AI-powered apps have found the web an effective distribution platform. ChatGPT, for instance, gained massive traction on the web before launching native apps for iOS and Android. At the same time, tools like WordPress, Hostinger, Canva, and Figma now let non-technical users create simple apps using natural language prompts. Apple needs to modernize here, too.

Ideally, new AI tooling should allow more developers to create apps and post them on the App Store. That would enrich the iOS app ecosystem and open up new revenue opportunities for Apple, which is even more critical now that some of its App Store income is under threat.

Apple has made some announcements, but many have yet to materialize. Swift Assist, a coding assistant for Xcode, was shown off last year but hasn’t seen wide release. Apple is also reportedly working on an Anthropic-powered AI coding tool and plans to open access to its own AI models for developers. The goal is to lower the barrier for building iOS apps, both for pros and newcomers.

However, there are two things to consider: the web’s dominance as an application distribution platform and new regulations that bar Apple from charging fees in the U.S. for payments outside the app.

The second part is a particularly big deal. In April, Judge Yvonne Gonzalez Rogers asked Apple to remove restrictions around linking to outside payment methods for digital purchases in apps for the U.S. App Store.

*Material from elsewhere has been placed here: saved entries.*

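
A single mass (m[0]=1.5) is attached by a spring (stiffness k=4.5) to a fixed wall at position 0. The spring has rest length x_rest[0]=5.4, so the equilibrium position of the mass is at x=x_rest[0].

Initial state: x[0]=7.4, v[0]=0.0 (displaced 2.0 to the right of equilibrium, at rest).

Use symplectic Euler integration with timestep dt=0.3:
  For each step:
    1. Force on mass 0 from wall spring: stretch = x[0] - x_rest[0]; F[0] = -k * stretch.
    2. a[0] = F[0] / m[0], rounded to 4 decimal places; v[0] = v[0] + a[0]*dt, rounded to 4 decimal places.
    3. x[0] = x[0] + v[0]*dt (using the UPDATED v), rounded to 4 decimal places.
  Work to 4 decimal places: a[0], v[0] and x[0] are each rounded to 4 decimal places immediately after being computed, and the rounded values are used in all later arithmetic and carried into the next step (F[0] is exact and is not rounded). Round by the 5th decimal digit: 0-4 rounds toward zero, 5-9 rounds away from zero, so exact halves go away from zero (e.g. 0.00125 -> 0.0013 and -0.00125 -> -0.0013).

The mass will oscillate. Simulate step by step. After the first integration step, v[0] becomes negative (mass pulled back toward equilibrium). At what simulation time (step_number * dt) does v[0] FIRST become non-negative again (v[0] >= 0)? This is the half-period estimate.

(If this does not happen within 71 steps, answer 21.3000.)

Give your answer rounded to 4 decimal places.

Step 0: x=[7.4000] v=[0.0000]
Step 1: x=[6.8600] v=[-1.8000]
Step 2: x=[5.9258] v=[-3.1140]
Step 3: x=[4.8496] v=[-3.5872]
Step 4: x=[3.9221] v=[-3.0918]
Step 5: x=[3.3936] v=[-1.7617]
Step 6: x=[3.4068] v=[0.0441]
First v>=0 after going negative at step 6, time=1.8000

Answer: 1.8000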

More importantly, the ruling also barred Apple from charging any fees for these kinds of payments. On Wednesday, a U.S. court rejected Apple’s appeal to put a stay on the ruling.

This means developers will encourage customers to purchase subscriptions and add-ons outside the App Store, also possibly at a discounted rate compared with their App Store prices.

This ruling could also spur other regulators to put similar pressure on Apple and cull App Store fees for third-party payments. Earlier this week, Apple reported that it generated $1.3 trillion in billings and sales in 2024, with 90% of that value generation happening without paying Apple a commission. But even some percentage of the remaining $130 billion means many billions in revenue for the company.

Amid all this, Apple needs to reassert the value of its ecosystem. It’s not clear if Apple will cut its commissions, but it will be interesting to see what kind of App Store features the company launches to make native iOS apps a more lucrative avenue for developers.

As WWDC 2025 approaches, Apple is in the unusual position of having to share a better story. Its AI ambitions are being challenged not only by faster-moving competitors but also by changing legal and economic realities. To succeed, Apple has to demonstrate that it can deliver on AI, for end users and the developers who power its ecosystem. Especially in a world where AI accelerates everything, Apple can’t afford to lag behind.